There is little better than mashing your own pesto in a stone mortar and pestle; the only thing I can think of is mashing your own pesto from basil you grew yourself. Begin by combining the garlic and salt — the salt will provide coarseness to break up the garlic, and also extract the juices. Then work in the basil, which takes a while. Occasionally, add grated parmesan or romano cheese, which helps absorb extra moisture from the basil. If you have some, pine nuts are also a wonderful addition. When you have made everything into a paste, and only when you have incorporated all other ingredients, add copious amounts of olive oil. The oil, by lubricating everything, makes it much harder to mash the rest, but in addition to tasting good, it helps distribute the pesto evenly over the pasta. Serve with an al dente farfalle and more grated cheese.

Friday, August 6, 2010

Rigatoni with beet greens, sausage, and white beans

Scallops; campanelle with onions and morels






Bring water to a boil for pasta.

Begin by coarsely chopping a large white onion, and sauteing in copious amounts of browned butter. Add washed whole morel mushrooms, your favorite spices (salt, papper, thyme, taragon). Once onions are soft, remove most of the sauce to the serving bowl for the pasta.

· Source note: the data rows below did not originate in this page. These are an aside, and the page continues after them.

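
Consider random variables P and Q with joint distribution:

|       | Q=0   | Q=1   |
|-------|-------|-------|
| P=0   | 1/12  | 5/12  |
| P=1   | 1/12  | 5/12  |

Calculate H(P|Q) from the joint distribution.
Marginal P(Q) (column sums):
  P(Q=0) = 1/12 + 1/12 = 1/6
  P(Q=1) = 5/12 + 5/12 = 5/6

H(P|Q) = -Σ P(P,Q)·log₂ P(P|Q), where P(P|Q) = P(P,Q) / P(Q)
  (P=0,Q=0): P(P|Q) = (1/12)/(1/6) = 1/2;  -(1/12)·log₂(1/2) = 0.0833
  (P=0,Q=1): P(P|Q) = (5/12)/(5/6) = 1/2;  -(5/12)·log₂(1/2) = 0.4167
  (P=1,Q=0): P(P|Q) = (1/12)/(1/6) = 1/2;  -(1/12)·log₂(1/2) = 0.0833
  (P=1,Q=1): P(P|Q) = (5/12)/(5/6) = 1/2;  -(5/12)·log₂(1/2) = 0.4167
H(P|Q) = 0.0833 + 0.4167 + 0.0833 + 0.4167
  = 1.0000 bits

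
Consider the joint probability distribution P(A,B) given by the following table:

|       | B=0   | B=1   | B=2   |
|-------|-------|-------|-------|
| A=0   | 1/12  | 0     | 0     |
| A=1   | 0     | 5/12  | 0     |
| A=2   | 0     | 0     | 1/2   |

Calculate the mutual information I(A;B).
Marginal P(A) (row sums):
  P(A=0) = 1/12 + 0 + 0 = 1/12
  P(A=1) = 0 + 5/12 + 0 = 5/12
  P(A=2) = 0 + 0 + 1/2 = 1/2
Marginal P(B) (column sums):
  P(B=0) = 1/12 + 0 + 0 = 1/12
  P(B=1) = 0 + 5/12 + 0 = 5/12
  P(B=2) = 0 + 0 + 1/2 = 1/2

H(A) = -[(1/12)·log₂(1/12) + (5/12)·log₂(5/12) + (1/2)·log₂(1/2)]
  = 0.2987 + 0.5263 + 0.5000
  = 1.3250 bits
H(B) = -[(1/12)·log₂(1/12) + (5/12)·log₂(5/12) + (1/2)·log₂(1/2)]
  = 0.2987 + 0.5263 + 0.5000
  = 1.3250 bits
H(A,B) = -[(1/12)·log₂(1/12) + (5/12)·log₂(5/12) + (1/2)·log₂(1/2)]
  = 0.2987 + 0.5263 + 0.5000
  = 1.3250 bits

I(A;B) = H(A) + H(B) - H(A,B)
  = 1.3250 + 1.3250 - 1.3250
  = 1.3250 bits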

Salt the boiling water and add the pasta, and, as always for perfect pasta, set the timer for two minutes less than the package instructions.

Brown some more butter in the same pan, and, when it is hot, sear the outsides of some large bay scallops. Be sure to buy them dry-packed — most scallops are "wet", which means they are packed in a soapy-tasting liquid to keep them plump longer.

Plate the scallops. Drain the pasta.

If necessary, brown even more butter, and return the onions to the pan. Add cream and white wine, and reduce briefly, making some sort of stroganoff. Toss with the pasta. Finally, deglaze the pan with white wine, and pour the jus over the scallops. Enjoy!